In both Kansas and Indiana, where the GOP has legislative supermajorities, bankers associations and state chambers of commerce criticized the strongest versions of anti- ESG legislation currently under consideration as anti-free market.
In Kansas, their opposition prompted a Senate committee's chair to drop the toughest version of its bill — applying anti-ESG rules to firms handling private investments — before hearings began this week.
And last month, legislative researchers in Indiana claimed that its pension system expected the first version of a House bill to cost the system $6.7 billion over 10 years, prompting lawmakers to rewrite it before the chamber passed it.
ESG stands for environmental, social and governance and those factors' increased use in investing in recent years inspired GOP attempts to thwart it. Now, those efforts are riling groups long allied with Republicans in backing less government regulation.
About one-eighth of U.S. assets being professionally managed, or $8.4 trillion, are being managed in line with ESG principles, according a report in December from US SIF, which promotes sustainable investing.

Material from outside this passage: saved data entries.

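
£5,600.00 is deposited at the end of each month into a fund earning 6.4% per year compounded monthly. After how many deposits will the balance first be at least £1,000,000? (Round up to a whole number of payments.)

126 payments

Periodic rate r = 0.064/12 per month; n is counted in months.
Ordinary annuity FV: 1,000,000 = 5,600 × [((1+r)^n − 1)/r].
(1+r)^n = 1 + 1,000,000 × r / 5,600, so n = ln(1 + 1,000,000·r/5,600) / ln(1+r) = 125.78.
Round up to a whole number of payments: n = 126.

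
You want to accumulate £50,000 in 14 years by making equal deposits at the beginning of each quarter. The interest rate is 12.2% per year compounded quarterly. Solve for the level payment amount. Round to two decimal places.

Level annuity due; solve FV = PMT × [((1+r)^n − 1)/r] × (1+r) for PMT.
Periodic rate r = 0.122/4 per quarter; n is counted in quarters.
With n = 56: PMT = 50,000 / ([((1+r)^n − 1)/r] × (1+r)) = £337.96

£337.96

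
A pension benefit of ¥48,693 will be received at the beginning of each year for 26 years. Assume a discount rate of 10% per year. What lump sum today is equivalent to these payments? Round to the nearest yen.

¥490,681

This is an annuity due: 26 payments of ¥48,693 at the beginning of each year.
Periodic rate r = 0.1 per year.
PV = PMT × [(1 − (1+r)^−n)/r] × (1+r) = 48,693 × [1 − (1+r)^−26] / r × (1+r) = ¥490,681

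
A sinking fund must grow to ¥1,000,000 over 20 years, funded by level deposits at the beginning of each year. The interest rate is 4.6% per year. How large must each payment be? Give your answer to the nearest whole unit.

Level annuity due; solve FV = PMT × [((1+r)^n − 1)/r] × (1+r) for PMT.
Periodic rate r = 0.046 per year.
With n = 20: PMT = 1,000,000 / ([((1+r)^n − 1)/r] × (1+r)) = ¥30,157

¥30,157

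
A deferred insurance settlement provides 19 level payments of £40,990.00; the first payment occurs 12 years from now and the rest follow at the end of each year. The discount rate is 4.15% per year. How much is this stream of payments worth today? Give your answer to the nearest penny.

£339,863.45

Ordinary annuity of 19 payments, first payment at period 12.
Periodic rate r = 0.0415 per year.
The ordinary-annuity PV formula values the stream one period before the first payment (period 11); discount that back 11 periods:
PV₀ = 40,990 × [1 − (1+r)^−19] / r × (1+r)^−11 = £339,863.45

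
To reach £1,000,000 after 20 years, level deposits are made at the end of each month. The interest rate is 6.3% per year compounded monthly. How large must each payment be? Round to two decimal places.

Level ordinary annuity; solve FV = PMT × [((1+r)^n − 1)/r] for PMT.
Periodic rate r = 0.063/12 per month; n is counted in months.
With n = 240: PMT = 1,000,000 / ([((1+r)^n − 1)/r]) = £2,088.45

£2,088.45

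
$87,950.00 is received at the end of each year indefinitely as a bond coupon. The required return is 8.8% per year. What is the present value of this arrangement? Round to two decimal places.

Periodic rate r = 0.088 per year.
Level perpetuity: PV = PMT / r = 87,950 / (0.088) = $999,431.82.

$999,431.82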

Critics of ESG contend that using investments to support liberal policies such as fighting the use of oil and gas, stricter gun laws and pro abortion efforts sacrifices earnings for investors and undercuts the finances of public pensions.
At least seven states, including Oklahoma, Texas and West Virginia, have enacted anti-ESG laws in the past two years. GOP Govs. Ron DeSantis of Florida and Greg Gianforte of Montana also have moved to ensure their states' funds aren't invested using ESG principles.

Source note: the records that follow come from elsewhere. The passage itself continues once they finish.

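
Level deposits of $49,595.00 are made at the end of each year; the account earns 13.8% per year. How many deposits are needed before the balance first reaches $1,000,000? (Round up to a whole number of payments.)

Periodic rate r = 0.138 per year.
Ordinary annuity FV: 1,000,000 = 49,595 × [((1+r)^n − 1)/r].
(1+r)^n = 1 + 1,000,000 × r / 49,595, so n = ln(1 + 1,000,000·r/49,595) / ln(1+r) = 10.29.
Round up to a whole number of payments: n = 11.

11 payments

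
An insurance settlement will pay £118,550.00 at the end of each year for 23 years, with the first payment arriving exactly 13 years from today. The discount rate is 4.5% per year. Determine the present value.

£988,995.27

Ordinary annuity of 23 payments, first payment at period 13.
Periodic rate r = 0.045 per year.
The ordinary-annuity PV formula values the stream one period before the first payment (period 12); discount that back 12 periods:
PV₀ = 118,550 × [1 − (1+r)^−23] / r × (1+r)^−12 = £988,995.27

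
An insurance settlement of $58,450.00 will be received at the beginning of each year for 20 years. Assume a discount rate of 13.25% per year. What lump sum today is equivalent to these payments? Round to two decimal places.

$458,101.70

This is an annuity due: 20 payments of $58,450.00 at the beginning of each year.
Periodic rate r = 0.1325 per year.
PV = PMT × [(1 − (1+r)^−n)/r] × (1+r) = 58,450 × [1 − (1+r)^−20] / r × (1+r) = $458,101.70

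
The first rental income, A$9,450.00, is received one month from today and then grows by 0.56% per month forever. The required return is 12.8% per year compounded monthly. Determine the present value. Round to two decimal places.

A$1,865,131.58

Periodic rate r = 0.128/12 per month.
Growing perpetuity (Gordon): PV = PMT₁ / (r − g) = 9,450 / (r − 0.0056) = A$1,865,131.58.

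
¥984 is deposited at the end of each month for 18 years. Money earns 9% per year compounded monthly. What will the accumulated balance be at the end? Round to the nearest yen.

This is an ordinary annuity: 216 deposits of ¥984 at the end of each month.
Periodic rate r = 0.09/12 per month; n is counted in months.
FV = PMT × [((1+r)^n − 1)/r] = 984 × [(1+r)^216 − 1] / r = ¥527,770

¥527,770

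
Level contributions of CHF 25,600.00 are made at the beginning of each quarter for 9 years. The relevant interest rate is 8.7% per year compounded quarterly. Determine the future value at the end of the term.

This is an annuity due: 36 deposits of CHF 25,600.00 at the beginning of each quarter.
Periodic rate r = 0.087/4 per quarter; n is counted in quarters.
FV = PMT × [((1+r)^n − 1)/r] × (1+r) = 25,600 × [(1+r)^36 − 1] / r × (1+r) = CHF 1,406,740.21

CHF 1,406,740.21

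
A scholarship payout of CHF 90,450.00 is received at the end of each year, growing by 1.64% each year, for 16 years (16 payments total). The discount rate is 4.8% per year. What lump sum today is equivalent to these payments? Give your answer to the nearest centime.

CHF 1,108,560.34

Periodic rate r = 0.048 per year.
Growing ordinary annuity: PV = PMT₁ × [1 − ((1+g)/(1+r))^n] / (r − g) = 90,450 × [1 − ((1+0.0164)/(1+r))^16] / (r − 0.0164) = CHF 1,108,560.34.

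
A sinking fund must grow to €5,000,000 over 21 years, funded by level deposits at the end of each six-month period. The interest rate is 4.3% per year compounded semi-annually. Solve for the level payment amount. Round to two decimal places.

€74,471.99

Level ordinary annuity; solve FV = PMT × [((1+r)^n − 1)/r] for PMT.
Periodic rate r = 0.043/2 per half-year; n is counted in half-years.
With n = 42: PMT = 5,000,000 / ([((1+r)^n − 1)/r]) = €74,471.99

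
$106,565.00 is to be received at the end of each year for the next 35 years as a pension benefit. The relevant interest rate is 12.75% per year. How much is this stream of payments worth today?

This is an ordinary annuity: 35 payments of $106,565.00 at the end of each year.
Periodic rate r = 0.1275 per year.
PV = PMT × [(1 − (1+r)^−n)/r] = 106,565 × [1 − (1+r)^−35] / r = $823,271.78

$823,271.78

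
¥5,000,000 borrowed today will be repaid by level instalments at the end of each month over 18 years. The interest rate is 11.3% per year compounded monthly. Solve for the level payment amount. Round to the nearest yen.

Level ordinary annuity; solve PV = PMT × [(1 − (1+r)^−n)/r] for PMT.
Periodic rate r = 0.113/12 per month; n is counted in months.
With n = 216: PMT = 5,000,000 / ([(1 − (1+r)^−n)/r]) = ¥54,247

¥54,247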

“The agent who is representing or investing on behalf of the principal has a fiduciary duty to put the principal’s interest over the agent’s interest,” Kansas Attorney General Kris Kobach, a conservative Republican, told the state Senate committee this week. “That principle is such a core of American law.”
Anti-ESG efforts also draw support from companies and industries that feel under attack, such as oil and natural gas producers. During an Indiana House committee hearing last month, lawmakers heard a litany of complaints from businesses, including those in coal mining and firearms production, about difficulties they blame on corporate ESG policies.

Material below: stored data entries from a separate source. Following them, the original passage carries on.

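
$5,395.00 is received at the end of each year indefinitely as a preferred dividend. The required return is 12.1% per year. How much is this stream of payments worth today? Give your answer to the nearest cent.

$44,586.78

Periodic rate r = 0.121 per year.
Level perpetuity: PV = PMT / r = 5,395 / (0.121) = $44,586.78.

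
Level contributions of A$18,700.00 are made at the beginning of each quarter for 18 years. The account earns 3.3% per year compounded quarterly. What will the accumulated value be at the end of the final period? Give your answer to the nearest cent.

A$1,843,857.85

This is an annuity due: 72 deposits of A$18,700.00 at the beginning of each quarter.
Periodic rate r = 0.033/4 per quarter; n is counted in quarters.
FV = PMT × [((1+r)^n − 1)/r] × (1+r) = 18,700 × [(1+r)^72 − 1] / r × (1+r) = A$1,843,857.85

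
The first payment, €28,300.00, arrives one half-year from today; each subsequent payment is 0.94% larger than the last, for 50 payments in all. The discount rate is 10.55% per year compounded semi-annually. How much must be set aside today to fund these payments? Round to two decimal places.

€573,081.50

Periodic rate r = 0.1055/2 per half-year; n is counted in half-years.
Growing ordinary annuity: PV = PMT₁ × [1 − ((1+g)/(1+r))^n] / (r − g) = 28,300 × [1 − ((1+0.0094)/(1+r))^50] / (r − 0.0094) = €573,081.50.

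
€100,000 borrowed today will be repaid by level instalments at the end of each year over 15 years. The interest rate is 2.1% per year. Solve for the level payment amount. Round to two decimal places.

€7,840.89

Level ordinary annuity; solve PV = PMT × [(1 − (1+r)^−n)/r] for PMT.
Periodic rate r = 0.021 per year.
With n = 15: PMT = 100,000 / ([(1 − (1+r)^−n)/r]) = €7,840.89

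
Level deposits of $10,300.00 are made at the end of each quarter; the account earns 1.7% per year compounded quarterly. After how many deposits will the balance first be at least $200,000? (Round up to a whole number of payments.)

19 payments

Periodic rate r = 0.017/4 per quarter; n is counted in quarters.
Ordinary annuity FV: 200,000 = 10,300 × [((1+r)^n − 1)/r].
(1+r)^n = 1 + 200,000 × r / 10,300, so n = ln(1 + 200,000·r/10,300) / ln(1+r) = 18.70.
Round up to a whole number of payments: n = 19.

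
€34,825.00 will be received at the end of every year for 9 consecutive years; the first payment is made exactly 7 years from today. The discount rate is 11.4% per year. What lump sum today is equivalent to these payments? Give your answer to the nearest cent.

Ordinary annuity of 9 payments, first payment at period 7.
Periodic rate r = 0.114 per year.
The ordinary-annuity PV formula values the stream one period before the first payment (period 6); discount that back 6 periods:
PV₀ = 34,825 × [1 − (1+r)^−9] / r × (1+r)^−6 = €99,342.74

€99,342.74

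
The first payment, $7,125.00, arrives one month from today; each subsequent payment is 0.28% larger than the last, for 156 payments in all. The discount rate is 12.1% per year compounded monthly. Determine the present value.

$661,912.63

Periodic rate r = 0.121/12 per month; n is counted in months.
Growing ordinary annuity: PV = PMT₁ × [1 − ((1+g)/(1+r))^n] / (r − g) = 7,125 × [1 − ((1+0.0028)/(1+r))^156] / (r − 0.0028) = $661,912.63.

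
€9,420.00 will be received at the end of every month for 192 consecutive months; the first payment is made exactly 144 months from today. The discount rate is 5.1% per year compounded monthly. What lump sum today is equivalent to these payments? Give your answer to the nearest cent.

Ordinary annuity of 192 payments, first payment at period 144.
Periodic rate r = 0.051/12 per month; n is counted in months.
The ordinary-annuity PV formula values the stream one period before the first payment (period 143); discount that back 143 periods:
PV₀ = 9,420 × [1 − (1+r)^−192] / r × (1+r)^−143 = €673,230.03

€673,230.03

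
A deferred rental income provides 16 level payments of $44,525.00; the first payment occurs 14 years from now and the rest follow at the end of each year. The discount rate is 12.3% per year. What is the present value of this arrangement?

$67,601.53

Ordinary annuity of 16 payments, first payment at period 14.
Periodic rate r = 0.123 per year.
The ordinary-annuity PV formula values the stream one period before the first payment (period 13); discount that back 13 periods:
PV₀ = 44,525 × [1 − (1+r)^−16] / r × (1+r)^−13 = $67,601.53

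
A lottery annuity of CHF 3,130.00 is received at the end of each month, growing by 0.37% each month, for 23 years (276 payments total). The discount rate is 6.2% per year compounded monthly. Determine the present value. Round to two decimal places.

CHF 707,871.22

Periodic rate r = 0.062/12 per month; n is counted in months.
Growing ordinary annuity: PV = PMT₁ × [1 − ((1+g)/(1+r))^n] / (r − g) = 3,130 × [1 − ((1+0.0037)/(1+r))^276] / (r − 0.0037) = CHF 707,871.22.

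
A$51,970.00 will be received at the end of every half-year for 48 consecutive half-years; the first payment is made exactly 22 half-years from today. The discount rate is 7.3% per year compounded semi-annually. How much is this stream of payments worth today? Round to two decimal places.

Ordinary annuity of 48 payments, first payment at period 22.
Periodic rate r = 0.073/2 per half-year; n is counted in half-years.
The ordinary-annuity PV formula values the stream one period before the first payment (period 21); discount that back 21 periods:
PV₀ = 51,970 × [1 − (1+r)^−48] / r × (1+r)^−21 = A$550,664.09

A$550,664.09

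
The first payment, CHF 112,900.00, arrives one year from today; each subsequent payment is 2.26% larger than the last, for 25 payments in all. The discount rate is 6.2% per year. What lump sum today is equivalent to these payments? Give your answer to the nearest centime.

Periodic rate r = 0.062 per year.
Growing ordinary annuity: PV = PMT₁ × [1 − ((1+g)/(1+r))^n] / (r − g) = 112,900 × [1 − ((1+0.0226)/(1+r))^25] / (r − 0.0226) = CHF 1,751,881.49.

CHF 1,751,881.49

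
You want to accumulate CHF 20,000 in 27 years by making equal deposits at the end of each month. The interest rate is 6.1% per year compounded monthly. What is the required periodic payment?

Level ordinary annuity; solve FV = PMT × [((1+r)^n − 1)/r] for PMT.
Periodic rate r = 0.061/12 per month; n is counted in months.
With n = 324: PMT = 20,000 / ([((1+r)^n − 1)/r]) = CHF 24.38

CHF 24.38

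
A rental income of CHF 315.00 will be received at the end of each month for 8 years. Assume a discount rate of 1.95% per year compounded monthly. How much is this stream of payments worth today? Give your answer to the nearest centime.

This is an ordinary annuity: 96 payments of CHF 315.00 at the end of each month.
Periodic rate r = 0.0195/12 per month; n is counted in months.
PV = PMT × [(1 − (1+r)^−n)/r] = 315 × [1 − (1+r)^−96] / r = CHF 27,978.30

CHF 27,978.30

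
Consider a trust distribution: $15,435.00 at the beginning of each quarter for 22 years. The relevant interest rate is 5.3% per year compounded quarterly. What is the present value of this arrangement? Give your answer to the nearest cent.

$809,706.47

This is an annuity due: 88 payments of $15,435.00 at the beginning of each quarter.
Periodic rate r = 0.053/4 per quarter; n is counted in quarters.
PV = PMT × [(1 − (1+r)^−n)/r] × (1+r) = 15,435 × [1 − (1+r)^−88] / r × (1+r) = $809,706.47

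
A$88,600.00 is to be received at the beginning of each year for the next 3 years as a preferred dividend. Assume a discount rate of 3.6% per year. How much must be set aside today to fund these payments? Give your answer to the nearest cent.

This is an annuity due: 3 payments of A$88,600.00 at the beginning of each year.
Periodic rate r = 0.036 per year.
PV = PMT × [(1 − (1+r)^−n)/r] × (1+r) = 88,600 × [1 − (1+r)^−3] / r × (1+r) = A$256,670.69

A$256,670.69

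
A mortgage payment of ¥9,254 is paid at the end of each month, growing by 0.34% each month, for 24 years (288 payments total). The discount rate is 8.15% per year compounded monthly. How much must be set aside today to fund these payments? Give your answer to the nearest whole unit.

Periodic rate r = 0.0815/12 per month; n is counted in months.
Growing ordinary annuity: PV = PMT₁ × [1 − ((1+g)/(1+r))^n] / (r − g) = 9,254 × [1 − ((1+0.0034)/(1+r))^288] / (r − 0.0034) = ¥1,696,052.

¥1,696,052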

“This is, again, a social agenda chasing something that they shouldn't be chasing,” Kansas Senate committee Chair Mike Thompson, a Kansas City-area Republican who labels ESG investments as “potentially dangerous.”
Supporters say ESG isn't about boycotting certain industries or companies but of doing a better job assessing future risks, such as costs from major accidents or pollution, or a diminishing local water supply. They argue that considering such factors is part of an investment manager's obligation to get the best returns possible.